Gece CII


22 Ağustos 2016
Pazartesi

Bazı kitaplar belleğime sadece anlattıklarıyla değil o kitabı okuduğum dönemdeki ruh halimle, yaşadıklarımla da birlikte kazınır. Her kitap, yazarının anlattıklarıyla birlikte, bana anımsattıklarıdır aslında. O nedenle de her kitap okunduğu döneme göre bambaşka etkiler yaratır. Bundan dolayı da bazı kitapları tekrar tekrar okumak istememe rağmen aynı etkiyi yaşayamayacağımdan korktuğum için kitabı elime alıp okumaya cesaret edemem.
İşte bu tarz kitaplardan biri de Tahsin Yücel’in Yalan’ıdır. Kitabı yanlış hatırlamıyorsam 2004 yılının yazında yaklaşık bir haftada okumuştum. Okumamda en büyük etken de kitabın aldığı iki önemli ödül ve adını şimdi hatırlayamadığım bir dergide yapılan soruşturmada bu kitabın adının geçmesiydi.

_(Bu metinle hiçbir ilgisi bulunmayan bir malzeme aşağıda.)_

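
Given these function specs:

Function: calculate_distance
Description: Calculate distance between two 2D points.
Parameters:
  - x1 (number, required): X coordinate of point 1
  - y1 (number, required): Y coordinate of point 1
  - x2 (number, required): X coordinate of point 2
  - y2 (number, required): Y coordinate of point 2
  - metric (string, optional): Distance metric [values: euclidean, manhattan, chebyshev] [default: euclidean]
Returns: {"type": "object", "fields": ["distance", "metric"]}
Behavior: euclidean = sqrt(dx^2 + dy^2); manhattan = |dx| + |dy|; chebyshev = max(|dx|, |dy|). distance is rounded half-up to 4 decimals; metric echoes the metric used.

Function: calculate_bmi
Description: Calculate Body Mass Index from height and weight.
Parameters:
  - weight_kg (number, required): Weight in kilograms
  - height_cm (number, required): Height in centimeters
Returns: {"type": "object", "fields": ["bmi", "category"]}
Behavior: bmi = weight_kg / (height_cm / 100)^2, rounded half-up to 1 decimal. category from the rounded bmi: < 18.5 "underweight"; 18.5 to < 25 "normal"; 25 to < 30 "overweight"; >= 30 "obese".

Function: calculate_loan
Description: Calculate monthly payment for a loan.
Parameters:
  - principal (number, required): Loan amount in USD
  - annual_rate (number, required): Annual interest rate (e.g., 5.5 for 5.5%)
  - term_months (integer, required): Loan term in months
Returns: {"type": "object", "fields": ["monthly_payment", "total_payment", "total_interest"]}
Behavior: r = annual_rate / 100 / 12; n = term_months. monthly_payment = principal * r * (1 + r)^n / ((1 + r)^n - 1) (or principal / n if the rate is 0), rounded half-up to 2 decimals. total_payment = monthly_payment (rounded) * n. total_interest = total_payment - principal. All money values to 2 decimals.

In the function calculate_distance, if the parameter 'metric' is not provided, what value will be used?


The calculate_distance spec declares:
  - metric (string, optional): Distance metric [values: euclidean, manhattan, chebyshev] [default: euclidean]
Default:
euclidean


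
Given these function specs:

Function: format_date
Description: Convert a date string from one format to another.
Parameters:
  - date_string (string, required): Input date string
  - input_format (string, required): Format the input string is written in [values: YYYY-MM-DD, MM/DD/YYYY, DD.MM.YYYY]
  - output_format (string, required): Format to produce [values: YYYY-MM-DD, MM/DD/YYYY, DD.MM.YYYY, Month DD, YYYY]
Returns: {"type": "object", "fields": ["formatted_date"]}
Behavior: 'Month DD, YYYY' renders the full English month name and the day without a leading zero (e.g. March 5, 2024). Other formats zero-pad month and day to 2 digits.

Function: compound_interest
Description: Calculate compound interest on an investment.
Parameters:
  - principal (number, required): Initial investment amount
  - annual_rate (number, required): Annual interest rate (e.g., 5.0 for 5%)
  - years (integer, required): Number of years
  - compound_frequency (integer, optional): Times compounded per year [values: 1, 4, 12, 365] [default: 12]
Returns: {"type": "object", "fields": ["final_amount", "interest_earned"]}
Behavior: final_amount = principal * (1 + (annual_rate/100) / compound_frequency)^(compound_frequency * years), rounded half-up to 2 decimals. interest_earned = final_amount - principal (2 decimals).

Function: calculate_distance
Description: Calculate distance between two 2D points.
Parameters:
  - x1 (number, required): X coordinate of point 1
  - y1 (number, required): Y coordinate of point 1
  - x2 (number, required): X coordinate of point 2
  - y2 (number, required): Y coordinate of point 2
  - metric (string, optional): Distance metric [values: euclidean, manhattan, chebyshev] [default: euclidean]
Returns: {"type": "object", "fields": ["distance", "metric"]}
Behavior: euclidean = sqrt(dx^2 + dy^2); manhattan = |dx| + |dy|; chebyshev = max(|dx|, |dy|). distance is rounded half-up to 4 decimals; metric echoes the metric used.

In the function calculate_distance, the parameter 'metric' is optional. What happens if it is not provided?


The calculate_distance spec declares:
  - metric (string, optional): Distance metric [values: euclidean, manhattan, chebyshev] [default: euclidean]
It defaults to euclidean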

Kitabı aldığım anda kitabın kalınlığı beni korkutmuştu ama bir yandan onu okumam için bir çekim de yaratmıştı. Kitabı okudukça derinden etkilendim. Tahsin Yücel’le ilk tanışmam bu kitapla olmuştu ve sonrasında bulduğum tüm Tahsin Yücel kitaplarını okudum. Hatta bazı kitaplarını birkaç kez okudum. Fakat bir türlü Yalan’a dönüş yapamadım. Birkaç kere kitabı elime alıp sayfalarını karıştırdım ama yeni baştan okumaya bir türlü cesaret edemedim. Kitap hem anlattıklarıyla hem de okuduğum dönemdeki ruh halimi anımsatmasıyla beni derinden etkilemiş olmasına rağmen yeniden Yalan’ın etkisi altına giremedim. Yakın bir zamanda da girebileceğimi pek sanmıyorum.
Gece gece nerden geldi bunlar aklına, derseniz Enis Batur’un Suya Seng’inin beni götürdüğü düşüncelerden sadece biri derim.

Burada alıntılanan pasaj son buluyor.